There's no use pausing to catch their breath; every second spent aiming is the time in their rivals' favor, so the biathlete must keep their eye fastened to their sights as their muzzle swings to the rhythm of their breath.

"You can't stand up with a 180 bpm heart rate and hold that rifle on the target," said Maj. Jennifer McLean-Ellis, promotable, a Michigan National Guard Surface Maintenance Division Chief at Joint Forces Headquarters in Lansing.

So she waits for the sight to weave its way over the target, then pulls the trigger.

Biathlons are the ultimate challenge for a Michigan warrior in marksmanship, movement and communication rooted in the hunting and military traditions of Scandinavia.

The Michigan Biathlon team challenges Michigan Air and Army Guardsmen to a peak of athleticism and accuracy that the native climate demands. McLean-Ellis has risen to that challenge now two years in a row, having claimed first place in the 2018 and 2019 Central Regional Championships.

"I didn't do too badly this time," she said, referencing her 2019 accomplishment.

Now she's scouting for other interested athletes to join her in the national competition. She claims anyone with a propensity for athleticism and marksmanship is an excellent candidate, regardless of whether they've ever touched skis.

"If they're in good shape, have a decent PT test, can run two miles without stopping and if they're a good shot, they can be a candidate. Any kind of athletic or marksmanship inclination is great," McLean-Ellis said.

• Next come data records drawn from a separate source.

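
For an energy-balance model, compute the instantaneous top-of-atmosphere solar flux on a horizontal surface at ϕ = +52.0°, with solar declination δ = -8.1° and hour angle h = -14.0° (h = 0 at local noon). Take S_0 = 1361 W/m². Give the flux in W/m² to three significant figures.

cos θ_z = sin ϕ sin δ + cos ϕ cos δ cos h = -0.111032 + 0.591414 = 0.480382.
Flux = S_0 · cos θ_z = 1361 × 0.480382 = 653.8 W/m².

654 W/m²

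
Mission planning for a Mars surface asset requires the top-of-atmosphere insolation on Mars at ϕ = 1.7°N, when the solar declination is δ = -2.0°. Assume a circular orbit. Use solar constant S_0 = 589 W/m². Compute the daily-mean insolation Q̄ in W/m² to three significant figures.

Q̄ ≈ 187 W/m²

cos h₀ = −tan(+1.7°) tan(-2.000°) = 0.0010, h₀ = 1.5698 rad.
Bracket: h₀ sin ϕ sin δ + cos ϕ cos δ sin h₀ = 1.5698×0.02967×-0.03490 + 0.99956×0.99939×1.00000 = -0.001626 + 0.998950 = 0.997324.
Q̄ = (S_0/π) × [bracket] = (589/π) × 0.997324 = 187.0 W/m².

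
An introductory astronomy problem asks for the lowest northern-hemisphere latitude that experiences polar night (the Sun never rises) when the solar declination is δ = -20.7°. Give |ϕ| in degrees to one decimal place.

|ϕ| = 69.3°

Polar night requires cos h₀ = −tan ϕ tan δ ≥ 1, i.e. tan ϕ tan δ ≤ −1.
The boundary is |tan ϕ| · |tan δ| = 1, so |ϕ| = 90° − |δ| = 90° − 20.7° = 69.3° in the northern hemisphere.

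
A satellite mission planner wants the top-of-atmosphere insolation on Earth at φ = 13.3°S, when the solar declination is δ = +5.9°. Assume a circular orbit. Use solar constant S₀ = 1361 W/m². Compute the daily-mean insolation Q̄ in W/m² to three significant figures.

Q̄ ≈ 403 W/m²

cos H₀ = −tan(-13.3°) tan(+5.900°) = 0.0244, H₀ = 1.5464 rad.
Bracket: H₀ sin φ sin δ + cos φ cos δ sin H₀ = 1.5464×-0.23005×0.10279 + 0.97318×0.99470×0.99970 = -0.036567 + 0.967732 = 0.931165.
Q̄ = (S₀/π) × [bracket] = (1361/π) × 0.931165 = 403.4 W/m².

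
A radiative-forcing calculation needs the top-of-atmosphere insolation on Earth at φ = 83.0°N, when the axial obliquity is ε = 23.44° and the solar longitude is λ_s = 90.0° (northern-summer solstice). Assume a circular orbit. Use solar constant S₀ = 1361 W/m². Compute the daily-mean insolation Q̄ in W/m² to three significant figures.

Solar declination: sin δ = sin ε · sin λ_s = sin 23.44° × sin 90.0° = 0.39779, so δ = +23.440°.
cos H₀ = −tan(+83.0°) tan(+23.440°) = -3.5311 ≤ −1 ⇒ polar day, H₀ = π.
Bracket: H₀ sin φ sin δ + cos φ cos δ sin H₀ = 3.1416×0.99255×0.39779 + 0.12187×0.91748×0.00000 = 1.240387 + 0.000000 = 1.240387.
Q̄ = (S₀/π) × [bracket] = (1361/π) × 1.240387 = 537.4 W/m².

Q̄ ≈ 537 W/m²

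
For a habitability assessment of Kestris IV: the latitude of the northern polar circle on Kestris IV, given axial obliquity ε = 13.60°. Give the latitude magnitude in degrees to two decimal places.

The polar circle is the lowest latitude that experiences at least one full rotation of continuous daylight at the northern-summer solstice; it lies at |ϕ| = 90° − ε = 90° − 13.60° = 76.40°.

76.40°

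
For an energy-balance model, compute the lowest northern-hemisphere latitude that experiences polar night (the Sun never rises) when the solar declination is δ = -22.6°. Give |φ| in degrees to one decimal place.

|φ| = 67.4°

Polar night requires cos H₀ = −tan φ tan δ ≥ 1, i.e. tan φ tan δ ≤ −1.
The boundary is |tan φ| · |tan δ| = 1, so |φ| = 90° − |δ| = 90° − 22.6° = 67.4° in the northern hemisphere.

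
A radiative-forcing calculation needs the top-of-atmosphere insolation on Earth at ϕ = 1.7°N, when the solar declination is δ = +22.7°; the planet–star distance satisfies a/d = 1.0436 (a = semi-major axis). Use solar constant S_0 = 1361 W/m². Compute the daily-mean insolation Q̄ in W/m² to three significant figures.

Q̄ ≈ 444 W/m²

cos h₀ = −tan(+1.7°) tan(+22.700°) = -0.0124, h₀ = 1.5832 rad.
Bracket: h₀ sin ϕ sin δ + cos ϕ cos δ sin h₀ = 1.5832×0.02967×0.38591 + 0.99956×0.92254×0.99992 = 0.018128 + 0.922060 = 0.940188.
Inverse-square distance factor (a/d)² = 1.0436² = 1.089101.
Q̄ = (S_0/π) × 1.089101 × [bracket] = (1361/π) × 1.089101 × 0.940188 = 443.6 W/m².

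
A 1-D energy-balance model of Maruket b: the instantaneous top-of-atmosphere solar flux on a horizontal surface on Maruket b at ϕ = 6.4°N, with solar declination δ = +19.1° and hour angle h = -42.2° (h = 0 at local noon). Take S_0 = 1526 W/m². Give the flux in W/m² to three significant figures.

1.12e+03 W/m²

cos θ_z = sin ϕ sin δ + cos ϕ cos δ cos h = 0.036475 + 0.695660 = 0.732135.
Flux = S_0 · cos θ_z = 1526 × 0.732135 = 1117 W/m².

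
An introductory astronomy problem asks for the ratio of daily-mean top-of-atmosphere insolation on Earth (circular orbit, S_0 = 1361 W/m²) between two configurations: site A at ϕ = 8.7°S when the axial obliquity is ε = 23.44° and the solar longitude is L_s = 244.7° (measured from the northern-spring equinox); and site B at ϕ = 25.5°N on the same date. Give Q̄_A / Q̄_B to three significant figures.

Q̄_A / Q̄_B ≈ 1.65

— Configuration A (ϕ=-8.7°):
Solar declination: sin δ = sin ε · sin L_s = sin 23.44° × sin 244.7° = -0.35963, so δ = -21.078°.
cos h₀ = −tan(-8.7°) tan(-21.078°) = -0.0590, h₀ = 1.6298 rad.
Bracket: h₀ sin ϕ sin δ + cos ϕ cos δ sin h₀ = 1.6298×-0.15126×-0.35963 + 0.98849×0.93309×0.99826 = 0.088657 + 0.920745 = 1.009402.
Q̄ = (S_0/π) × [bracket] = (1361/π) × 1.009402 = 437.29 W/m².
— Configuration B (ϕ=+25.5°):
cos h₀ = −tan(+25.5°) tan(-21.078°) = 0.1838, h₀ = 1.3859 rad.
Bracket: h₀ sin ϕ sin δ + cos ϕ cos δ sin h₀ = 1.3859×0.43051×-0.35963 + 0.90259×0.93309×0.98296 = -0.214571 + 0.827847 = 0.613276.
Q̄ = (S_0/π) × [bracket] = (1361/π) × 0.613276 = 265.68 W/m².
Ratio Q̄_A / Q̄_B = 437.29 / 265.68 = 1.646.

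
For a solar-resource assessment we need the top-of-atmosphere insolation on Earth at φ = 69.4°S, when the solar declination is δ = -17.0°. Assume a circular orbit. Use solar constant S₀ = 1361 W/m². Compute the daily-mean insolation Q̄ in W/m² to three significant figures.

Q̄ ≈ 384 W/m²

cos H₀ = −tan(-69.4°) tan(-17.000°) = -0.8134, H₀ = 2.5207 rad.
Bracket: H₀ sin φ sin δ + cos φ cos δ sin H₀ = 2.5207×-0.93606×-0.29237 + 0.35184×0.95630×0.58173 = 0.689855 + 0.195732 = 0.885587.
Q̄ = (S₀/π) × [bracket] = (1361/π) × 0.885587 = 383.7 W/m².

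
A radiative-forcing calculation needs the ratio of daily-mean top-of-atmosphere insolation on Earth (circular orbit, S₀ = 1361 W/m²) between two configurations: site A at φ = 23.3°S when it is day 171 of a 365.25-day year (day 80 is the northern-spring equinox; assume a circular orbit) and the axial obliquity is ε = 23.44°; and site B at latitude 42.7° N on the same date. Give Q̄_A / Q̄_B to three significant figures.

— Configuration A (φ=-23.3°):
Solar longitude: λ_s = 360° × (171 − 80)/365.25 = 89.692°.
sin δ = sin 23.44° × sin 89.692° = 0.39778, so δ = +23.440°.
cos H₀ = −tan(-23.3°) tan(+23.440°) = 0.1867, H₀ = 1.3830 rad.
Bracket: H₀ sin φ sin δ + cos φ cos δ sin H₀ = 1.3830×-0.39555×0.39778 + 0.91845×0.91748×0.98241 = -0.217604 + 0.827837 = 0.610233.
Q̄ = (S₀/π) × [bracket] = (1361/π) × 0.610233 = 264.36 W/m².
— Configuration B (φ=+42.7°):
cos H₀ = −tan(+42.7°) tan(+23.440°) = -0.4001, H₀ = 1.9824 rad.
Bracket: H₀ sin φ sin δ + cos φ cos δ sin H₀ = 1.9824×0.67816×0.39778 + 0.73491×0.91748×0.91648 = 0.534769 + 0.617951 = 1.152720.
Q̄ = (S₀/π) × [bracket] = (1361/π) × 1.152720 = 499.38 W/m².
Ratio Q̄_A / Q̄_B = 264.36 / 499.38 = 0.5294.

Q̄_A / Q̄_B ≈ 0.529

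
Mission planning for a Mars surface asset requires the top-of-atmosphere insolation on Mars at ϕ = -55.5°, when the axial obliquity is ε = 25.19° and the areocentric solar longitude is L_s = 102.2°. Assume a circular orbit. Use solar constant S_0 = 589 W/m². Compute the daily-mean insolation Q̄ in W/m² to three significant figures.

Q̄ ≈ 17.9 W/m²

sin δ = sin 25.19° × sin 102.2° = 0.41601, so δ = +24.583°.
cos h₀ = −tan(-55.5°) tan(+24.583°) = 0.6656, h₀ = 0.8425 rad.
Bracket: h₀ sin ϕ sin δ + cos ϕ cos δ sin h₀ = 0.8425×-0.82413×0.41601 + 0.56641×0.90936×0.74628 = -0.288848 + 0.384387 = 0.095539.
Q̄ = (S_0/π) × [bracket] = (589/π) × 0.095539 = 17.91 W/m².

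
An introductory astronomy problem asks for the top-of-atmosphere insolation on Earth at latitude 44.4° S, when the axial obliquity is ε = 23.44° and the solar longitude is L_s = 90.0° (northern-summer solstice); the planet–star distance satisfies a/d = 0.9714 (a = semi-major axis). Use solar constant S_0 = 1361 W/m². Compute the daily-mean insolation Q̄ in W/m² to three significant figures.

Solar declination: sin δ = sin ε · sin L_s = sin 23.44° × sin 90.0° = 0.39779, so δ = +23.440°.
cos h₀ = −tan(-44.4°) tan(+23.440°) = 0.4246, h₀ = 1.1323 rad.
Bracket: h₀ sin ϕ sin δ + cos ϕ cos δ sin h₀ = 1.1323×-0.69966×0.39779 + 0.71447×0.91748×0.90539 = -0.315139 + 0.593494 = 0.278355.
Inverse-square distance factor (a/d)² = 0.9714² = 0.943618.
Q̄ = (S_0/π) × 0.943618 × [bracket] = (1361/π) × 0.943618 × 0.278355 = 113.8 W/m².

Q̄ ≈ 114 W/m²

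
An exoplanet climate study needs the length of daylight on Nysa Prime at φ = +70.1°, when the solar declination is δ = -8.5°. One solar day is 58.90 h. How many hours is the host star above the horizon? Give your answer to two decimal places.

cos H₀ = −tan φ · tan δ = −tan(+70.1°) × tan(-8.500°) = 0.4129, so H₀ = 1.1452 rad = 65.62°.
Daylight = 2H₀/(2π) × 58.90 h = (1.1452/π) × 58.90 = 21.47 h.

21.47 h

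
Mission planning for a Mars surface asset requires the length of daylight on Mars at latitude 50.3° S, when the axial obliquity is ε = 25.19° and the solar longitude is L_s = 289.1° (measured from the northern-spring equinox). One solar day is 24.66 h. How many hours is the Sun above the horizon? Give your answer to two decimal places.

16.71 h

Solar declination: sin δ = sin ε · sin L_s = sin 25.19° × sin 289.1° = -0.40219, so δ = -23.715°.
cos h₀ = −tan ϕ · tan δ = −tan(-50.3°) × tan(-23.715°) = -0.5291, so h₀ = 2.1284 rad = 121.95°.
Daylight = 2h₀/(2π) × 24.66 h = (2.1284/π) × 24.66 = 16.71 h.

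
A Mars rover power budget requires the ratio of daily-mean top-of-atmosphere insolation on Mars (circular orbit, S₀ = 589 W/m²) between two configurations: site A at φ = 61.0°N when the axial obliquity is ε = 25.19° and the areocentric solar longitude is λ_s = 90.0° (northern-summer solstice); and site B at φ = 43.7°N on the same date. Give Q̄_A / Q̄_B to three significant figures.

Q̄_A / Q̄_B ≈ 1.01

— Configuration A (φ=+61.0°):
sin δ = sin 25.19° × sin 90.0° = 0.42562, so δ = +25.190°.
cos H₀ = −tan(+61.0°) tan(+25.190°) = -0.8485, H₀ = 2.5840 rad.
Bracket: H₀ sin φ sin δ + cos φ cos δ sin H₀ = 2.5840×0.87462×0.42562 + 0.48481×0.90490×0.52914 = 0.961909 + 0.232136 = 1.194045.
Q̄ = (S₀/π) × [bracket] = (589/π) × 1.194045 = 223.86 W/m².
— Configuration B (φ=+43.7°):
cos H₀ = −tan(+43.7°) tan(+25.190°) = -0.4495, H₀ = 2.0370 rad.
Bracket: H₀ sin φ sin δ + cos φ cos δ sin H₀ = 2.0370×0.69088×0.42562 + 0.72297×0.90490×0.89329 = 0.598985 + 0.584404 = 1.183389.
Q̄ = (S₀/π) × [bracket] = (589/π) × 1.183389 = 221.87 W/m².
Ratio Q̄_A / Q̄_B = 223.86 / 221.87 = 1.009.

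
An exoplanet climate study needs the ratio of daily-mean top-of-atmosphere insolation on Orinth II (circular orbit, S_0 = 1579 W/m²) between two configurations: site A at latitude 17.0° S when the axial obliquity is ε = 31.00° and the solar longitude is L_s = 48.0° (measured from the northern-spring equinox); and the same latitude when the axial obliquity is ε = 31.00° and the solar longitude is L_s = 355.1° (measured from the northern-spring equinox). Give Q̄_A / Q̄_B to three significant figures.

— Configuration A (ϕ=-17.0°):
Solar declination: sin δ = sin ε · sin L_s = sin 31.00° × sin 48.0° = 0.38275, so δ = +22.504°.
cos h₀ = −tan(-17.0°) tan(+22.504°) = 0.1267, h₀ = 1.4438 rad.
Bracket: h₀ sin ϕ sin δ + cos ϕ cos δ sin h₀ = 1.4438×-0.29237×0.38275 + 0.95630×0.92385×0.99195 = -0.161568 + 0.876366 = 0.714798.
Q̄ = (S_0/π) × [bracket] = (1579/π) × 0.714798 = 359.27 W/m².
— Configuration B (ϕ=-17.0°):
Solar declination: sin δ = sin ε · sin L_s = sin 31.00° × sin 355.1° = -0.04399, so δ = -2.521°.
cos h₀ = −tan(-17.0°) tan(-2.521°) = -0.0135, h₀ = 1.5843 rad.
Bracket: h₀ sin ϕ sin δ + cos ϕ cos δ sin h₀ = 1.5843×-0.29237×-0.04399 + 0.95630×0.99903×0.99991 = 0.020376 + 0.955286 = 0.975662.
Q̄ = (S_0/π) × [bracket] = (1579/π) × 0.975662 = 490.38 W/m².
Ratio Q̄_A / Q̄_B = 359.27 / 490.38 = 0.7326.

Q̄_A / Q̄_B ≈ 0.733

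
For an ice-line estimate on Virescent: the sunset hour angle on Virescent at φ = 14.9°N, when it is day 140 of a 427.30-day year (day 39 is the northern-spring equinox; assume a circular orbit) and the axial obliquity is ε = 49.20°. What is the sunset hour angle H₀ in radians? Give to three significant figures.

H₀ = 1.88 rad

Solar longitude: λ_s = 360° × (140 − 39)/427.30 = 85.092°.
sin δ = sin 49.20° × sin 85.092° = 0.75422, so δ = +48.957°.
cos H₀ = −tan φ · tan δ = −tan(+14.9°) × tan(+48.957°) = -0.3056, so H₀ = 1.8814 rad = 107.80°.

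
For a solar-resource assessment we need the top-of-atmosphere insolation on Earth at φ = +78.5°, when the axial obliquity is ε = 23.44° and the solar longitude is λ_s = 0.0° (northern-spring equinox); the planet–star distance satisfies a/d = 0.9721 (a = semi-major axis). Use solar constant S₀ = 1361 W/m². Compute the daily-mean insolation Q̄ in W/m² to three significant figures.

Q̄ ≈ 81.6 W/m²

Solar declination: sin δ = sin ε · sin λ_s = sin 23.44° × sin 0.0° = 0.00000, so δ = +0.000°.
cos H₀ = −tan(+78.5°) tan(+0.000°) = -0.0000, H₀ = 1.5708 rad.
Bracket: H₀ sin φ sin δ + cos φ cos δ sin H₀ = 1.5708×0.97992×0.00000 + 0.19937×1.00000×1.00000 = 0.000000 + 0.199370 = 0.199370.
Inverse-square distance factor (a/d)² = 0.9721² = 0.944978.
Q̄ = (S₀/π) × 0.944978 × [bracket] = (1361/π) × 0.944978 × 0.199370 = 81.62 W/m².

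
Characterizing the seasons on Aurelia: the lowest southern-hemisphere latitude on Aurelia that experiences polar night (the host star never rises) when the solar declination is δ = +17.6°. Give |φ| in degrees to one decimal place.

|φ| = 72.4°

Polar night requires cos H₀ = −tan φ tan δ ≥ 1, i.e. tan φ tan δ ≤ −1.
The boundary is |tan φ| · |tan δ| = 1, so |φ| = 90° − |δ| = 90° − 17.6° = 72.4° in the southern hemisphere.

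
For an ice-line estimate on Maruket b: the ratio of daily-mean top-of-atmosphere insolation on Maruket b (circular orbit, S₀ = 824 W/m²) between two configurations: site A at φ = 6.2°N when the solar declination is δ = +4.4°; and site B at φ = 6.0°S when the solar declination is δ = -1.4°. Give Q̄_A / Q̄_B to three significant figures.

— Configuration A (φ=+6.2°):
cos H₀ = −tan(+6.2°) tan(+4.400°) = -0.0084, H₀ = 1.5792 rad.
Bracket: H₀ sin φ sin δ + cos φ cos δ sin H₀ = 1.5792×0.10800×0.07672 + 0.99415×0.99705×0.99997 = 0.013085 + 0.991188 = 1.004273.
Q̄ = (S₀/π) × [bracket] = (824/π) × 1.004273 = 263.41 W/m².
— Configuration B (φ=-6.0°):
cos H₀ = −tan(-6.0°) tan(-1.400°) = -0.0026, H₀ = 1.5734 rad.
Bracket: H₀ sin φ sin δ + cos φ cos δ sin H₀ = 1.5734×-0.10453×-0.02443 + 0.99452×0.99970×1.00000 = 0.004018 + 0.994222 = 0.998240.
Q̄ = (S₀/π) × [bracket] = (824/π) × 0.998240 = 261.83 W/m².
Ratio Q̄_A / Q̄_B = 263.41 / 261.83 = 1.006.

Q̄_A / Q̄_B ≈ 1.01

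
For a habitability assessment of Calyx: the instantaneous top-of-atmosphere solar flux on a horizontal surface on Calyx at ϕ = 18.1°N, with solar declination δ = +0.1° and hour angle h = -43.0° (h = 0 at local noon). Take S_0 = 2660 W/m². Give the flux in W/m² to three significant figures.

cos θ_z = sin ϕ sin δ + cos ϕ cos δ cos h = 0.000542 + 0.695162 = 0.695704.
Flux = S_0 · cos θ_z = 2660 × 0.695704 = 1851 W/m².

1.85e+03 W/m²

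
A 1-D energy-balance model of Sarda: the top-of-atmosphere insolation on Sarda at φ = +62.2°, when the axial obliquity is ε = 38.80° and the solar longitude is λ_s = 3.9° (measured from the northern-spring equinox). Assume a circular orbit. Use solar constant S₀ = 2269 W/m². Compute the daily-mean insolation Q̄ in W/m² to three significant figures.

Solar declination: sin δ = sin ε · sin λ_s = sin 38.80° × sin 3.9° = 0.04262, so δ = +2.443°.
cos H₀ = −tan(+62.2°) tan(+2.443°) = -0.0809, H₀ = 1.6518 rad.
Bracket: H₀ sin φ sin δ + cos φ cos δ sin H₀ = 1.6518×0.88458×0.04262 + 0.46639×0.99909×0.99672 = 0.062274 + 0.464437 = 0.526711.
Q̄ = (S₀/π) × [bracket] = (2269/π) × 0.526711 = 380.4 W/m².

Q̄ ≈ 380 W/m²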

In 2018, she helped quickly instruct the first team of Virgin Island National Guardsmen to compete in the Central Regional Championship.

"These guys have never been on skis before," McClean-Ellis said. Virgin Islands National Guard Chief Warrant Officer 4 Mervyn Mills had two days to train before the race. The first day, driving rain kept them from practicing on the trails. "The second day, he got a lesson in the morning and raced in the afternoon. He just double-pulled the whole way so he didn't have to move his feet."

Double-pulling is a method where the skier doesn't move their feet while they use the strength of their entire bodies to propel themselves forward with their ski poles. McLean-Ellis claims it requires less skill but an intense amount of core strength.

Another competitor, U.S. Virgin Islands National Guard Capt. Marcus Sydney, a triathlete, completed both the 7.5 km Sprint Race and the 10 km Pursuit Format Race in the novice category, despite the competition being his first time on skis.

"He was skiing really well by the end of the week," McClean-Ellis said.

The biathlon team was and continues to be, an excellent opportunity for Michigan and U.S. Virgin Islands state partners to collaborate and strengthen their National Guardsmen.